China’s FinTech Ant Reportedly Faces A Billion-Dollar Fine!

The fine could end the regulatory process that has been ongoing for two years. After that, the planned IPO could also be resumed. Ant Group, the fintech arm of e-commerce giant Alibaba, is expected to pay more than a billion dollars in fines to the Chinese state. This was reported by the Reuters news agency, citing insiders. According to the report, the Chinese central bank has been negotiating the modalities with the company for several months.

Ant Group operates the Alipay payment platform, which is extremely popular in China and has around 1.3 billion users worldwide. The platform also offers other financial services, such as insurance and loans. The government had officially intervened with the fintech giant due to “uncontrolled expansion of capital” and systemic financial risk.

The steep fine could be the culmination of a two-year investigation by regulators. In the meantime, there were plans to break up Ant Group. Together with other regulators, a decision is now to be made on a group restructuring. Ant could then receive the long-awaited license for a financial holding company.

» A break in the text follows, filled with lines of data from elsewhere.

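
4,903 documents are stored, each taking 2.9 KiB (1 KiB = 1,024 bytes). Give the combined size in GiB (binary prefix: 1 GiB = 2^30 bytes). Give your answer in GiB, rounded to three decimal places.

Total = 4,903 × 2.9 KiB = 14218.7 KiB
= 14218.7 × 1,024 bytes = 14,559,948.8 bytes
1 GiB = 1,073,741,824 bytes
14,559,948.8 / 1,073,741,824 = 0.014 GiB

0.014 GiB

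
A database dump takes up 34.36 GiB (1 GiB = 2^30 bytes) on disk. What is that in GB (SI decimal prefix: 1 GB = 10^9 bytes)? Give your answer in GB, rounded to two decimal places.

34.36 GiB = 34.36 × 2^30 bytes = 36,893,769,072.64 bytes
1 GB = 10^9 bytes = 1,000,000,000 bytes
36,893,769,072.64 / 1,000,000,000 = 36.89 GB

36.89 GB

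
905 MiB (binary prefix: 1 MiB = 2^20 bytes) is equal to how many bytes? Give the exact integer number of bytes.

905 × 1,048,576 = 948,961,280 bytes  (1 MiB = 2^20 bytes)

948,961,280 bytes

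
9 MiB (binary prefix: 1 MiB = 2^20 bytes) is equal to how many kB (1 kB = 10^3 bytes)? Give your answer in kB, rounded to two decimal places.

9,437.18 kB

9 MiB = 9 × 2^20 bytes = 9,437,184 bytes
1 kB = 10^3 bytes = 1,000 bytes
9,437,184 / 1,000 = 9,437.18 kB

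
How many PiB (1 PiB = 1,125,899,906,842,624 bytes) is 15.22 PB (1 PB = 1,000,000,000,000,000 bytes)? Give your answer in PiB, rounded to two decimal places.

13.52 PiB

15.22 PB × 1,000,000,000,000,000 bytes/PB = 15,220,000,000,000,000 bytes
1 PiB = 2^50 bytes = 1,125,899,906,842,624 bytes
15,220,000,000,000,000 / 1,125,899,906,842,624 = 13.52 PiB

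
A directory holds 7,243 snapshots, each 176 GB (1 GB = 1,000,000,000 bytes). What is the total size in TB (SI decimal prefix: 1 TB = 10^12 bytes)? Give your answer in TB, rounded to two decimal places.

1,274.77 TB

Total = 7,243 × 176 GB = 1,274,768 GB
= 1,274,768 × 1,000,000,000 bytes = 1,274,768,000,000,000 bytes
1 TB = 1,000,000,000,000 bytes
1,274,768,000,000,000 / 1,000,000,000,000 = 1,274.77 TB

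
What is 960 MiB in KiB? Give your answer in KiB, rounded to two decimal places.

983,040.00 KiB

960 MiB × 1,048,576 bytes/MiB = 1,006,632,960 bytes
1 KiB = 2^10 bytes = 1,024 bytes
1,006,632,960 / 1,024 = 983,040.00 KiB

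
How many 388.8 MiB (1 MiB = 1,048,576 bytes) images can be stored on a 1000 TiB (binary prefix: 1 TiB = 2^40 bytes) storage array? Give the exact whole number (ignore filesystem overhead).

Capacity: 1000 TiB = 1,099,511,627,776,000 bytes
Per item: 388.8 MiB = 407,686,348.8 bytes
⌊1,099,511,627,776,000 / 407,686,348.8⌋ = 2,696,954

2,696,954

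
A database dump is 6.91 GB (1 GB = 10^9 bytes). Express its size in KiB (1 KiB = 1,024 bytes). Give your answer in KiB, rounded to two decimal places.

6.91 GB = 6.91 × 10^9 bytes = 6,910,000,000 bytes
1 KiB = 1,024 bytes
6,910,000,000 / 1,024 = 6,748,046.88 KiB

6,748,046.88 KiB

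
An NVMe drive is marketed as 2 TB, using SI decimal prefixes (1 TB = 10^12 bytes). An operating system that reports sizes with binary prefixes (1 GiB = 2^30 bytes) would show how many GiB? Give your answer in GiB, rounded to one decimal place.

2 TB = 2 × 10^12 bytes = 2,000,000,000,000 bytes
1 GiB = 1,073,741,824 bytes
2,000,000,000,000 / 1,073,741,824 = 1,862.6 GiB

1,862.6 GiB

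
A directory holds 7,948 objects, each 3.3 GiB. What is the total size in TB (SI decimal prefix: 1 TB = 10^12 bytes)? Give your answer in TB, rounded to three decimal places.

Total = 7,948 × 3.3 GiB = 26228.4 GiB
= 26228.4 × 1,073,741,824 bytes = 28,162,530,056,601.6 bytes
1 TB = 1,000,000,000,000 bytes
28,162,530,056,601.6 / 1,000,000,000,000 = 28.163 TB

28.163 TB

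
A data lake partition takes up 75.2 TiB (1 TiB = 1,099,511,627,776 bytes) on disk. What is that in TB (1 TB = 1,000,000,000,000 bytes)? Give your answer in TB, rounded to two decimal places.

75.2 TiB = 75.2 × 2^40 bytes = 82,683,274,408,755.2 bytes
1 TB = 1,000,000,000,000 bytes
82,683,274,408,755.2 / 1,000,000,000,000 = 82.68 TB

82.68 TB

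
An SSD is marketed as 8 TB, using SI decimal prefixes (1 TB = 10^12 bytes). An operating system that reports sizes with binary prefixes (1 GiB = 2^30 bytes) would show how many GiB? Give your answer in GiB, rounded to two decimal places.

7,450.58 GiB

8 TB = 8 × 10^12 bytes = 8,000,000,000,000 bytes
1 GiB = 1,073,741,824 bytes
8,000,000,000,000 / 1,073,741,824 = 7,450.58 GiB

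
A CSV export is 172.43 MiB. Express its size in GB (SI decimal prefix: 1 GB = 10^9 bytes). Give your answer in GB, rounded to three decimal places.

172.43 MiB = 172.43 × 2^20 bytes = 180,805,959.68 bytes
1 GB = 1,000,000,000 bytes
180,805,959.68 / 1,000,000,000 = 0.181 GB

0.181 GB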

After a planned record IPO of Ant in 2020 had to be called off, there could be a new attempt after the investigation by the regulatory authorities is completed.

Last year, Ant’s parent company Alibaba was fined more than $2.5 billion for antitrust violations. The cab service Didi had to pay 1.2 billion US dollars.

Against the backdrop of the covid lockdowns and the weakening economy, Beijing could now try not to put any more obstacles in the way of the big tech companies.